決行
決行の日。
真夜中。 2人は目的の事務所ビルの、隣ビル屋上に居た。
組長の部屋は最上階にあるため、上から行った方が早いと判断したのだ。
2人は身軽に事務所ビルの屋上へと飛び移ると、中へ続く扉に触れた。
悠馬は器用に扉の鍵を開けると、沙恵を見た。
「もう、後戻りは出来ないからな。」
「うん。」
沙恵は大きくうなづいた。 覚悟は決まっていた。
「よし!」
2人ははスルリと屋内へ滑り込んだ。
中は当然真っ暗で、足元も見えない程だった。
それぞれ懐中電灯を手に、目的の部屋へ急いだ。
悠馬はひとつの部屋の前で立ち止まり、沙恵を手振りで呼んだ。
そしてまた器用に扉の鍵を開けた。
沙恵は悠馬の後について、中に入った。
悠馬はまるで泥棒稼業のように金庫を開けると、手元の小さな灯りを頼りに物色し始めた。
パチッ☆
「!!」
突然、部屋の明かりが点いた。
驚く悠馬の前に、3人の用心棒が立ちふさがった。
「何度来ても同じことだぜ!」
手にはそれぞれナイフをぎらつかせ、悠馬に迫った。
「このっ!」
悠馬は金庫を踏み台にして飛び上がると、3人のうち2人の後頭部を蹴り、扉付近へと戻った。

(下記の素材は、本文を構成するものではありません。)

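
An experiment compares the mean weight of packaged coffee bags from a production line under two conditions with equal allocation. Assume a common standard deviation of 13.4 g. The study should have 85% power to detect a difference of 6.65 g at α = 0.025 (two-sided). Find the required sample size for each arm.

88 per group

For two equal groups, n per group = 2·((z_{α/2} + z_β)·σ/δ)².
z_{α/2} = 2.241; z_β = 1.036 (power 85%).
n = 2 × (3.277 × 13.4 / 6.65)² = 2 × 43.60 = 87.20
Round up: n = 88 per group.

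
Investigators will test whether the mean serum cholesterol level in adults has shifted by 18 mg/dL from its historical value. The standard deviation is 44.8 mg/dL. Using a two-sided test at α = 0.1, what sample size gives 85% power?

45

For a one-sample z-test, n = ((z_{α/2} + z_β)·σ/δ)².
z_{α/2} = 1.645 (two-sided α = 0.1); z_β = 1.036 (power 85% → β = 0.15).
n = (2.681 × 44.8 / 18)² = 44.53
Round up: n = 45.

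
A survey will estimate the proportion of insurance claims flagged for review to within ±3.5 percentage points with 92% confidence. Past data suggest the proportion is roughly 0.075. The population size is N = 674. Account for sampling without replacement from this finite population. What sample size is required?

n = 139

For a proportion with margin E = 0.035 at 92% confidence, z = 1.751.
n = p̂(1−p̂)(z/E)² = 0.075 × 0.925 × (1.751/0.035)² = 173.64 — call this n₀.
Finite-population correction with N = 674: n = n₀ / (1 + (n₀−1)/N) = 173.64 / 1.256 = 138.25
Round up: n = 139.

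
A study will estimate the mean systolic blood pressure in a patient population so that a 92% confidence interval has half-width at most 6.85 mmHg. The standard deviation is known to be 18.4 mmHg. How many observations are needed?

For a mean, the margin of error is E = z·σ/√n, so n = (zσ/E)².
At 92% confidence, z = 1.751.
n = (1.751 × 18.4 / 6.85)² = 22.12
Round up: n = 23.

23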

蹴られた2人は前につんのめると、金庫に顔を強打した。
悠馬のそばに、扉の影に隠れていた沙恵が飛び出した。
「あんたらか、猛流を殺したのはっ!?」
用心棒はにやりと笑った。
「さぁねえ。 ネズミは一匹残らず始末してきたが、その中の一匹かな?」
不適に笑う男に、沙恵はこらえ切れない怒りを覚えた。
「許さないっ!!」
「!おい!」
悠馬が止める間もなく、沙恵は男たちに向かっていた。
沙恵の速さに男たちは戸惑い、2人は腹と頭を蹴られ一瞬で倒された。
その背に、もう1人が襲い掛かった。
「!!」
振り向くと、悠馬が側頭部に蹴りを入れていた。
「時間が無い。 行くぞ!」
「え? だって書類は…」
ダダダダ!!
沙恵の言葉を遮るように、階段を駆け上がる足音と怒号が廊下に響いた。
「しまった!」
バタンッ!!
騒動に気づいた仲間たちが部屋に入ると、中には3人の男が倒れているだけだった。
「くそっ! どこに行った!! 探せっ!!」
慌てて出て行った部屋の窓がカラッと開き、悠馬と沙恵が外から入ってきた。
「危ないとこだった…さ、行こう!」
「うん!」
沙恵の後ろを急ぐ悠馬の目に、赤い光が映った。
「!! 沙恵! 伏せろっ!!」
言った途端、後部から爆音と爆風が2人を襲った。
ドーーォン!☆!★!
「悠馬!!」
沙恵をかばうように覆いかぶさっている悠馬が、すぐに顔を上げた。
「大丈夫だ!」
素早く立ち上がると沙恵の腕を掴んで立たせ、2人は屋上へと急いだ。
隣のビルへと飛び移ると、2人は夜の街に消えた。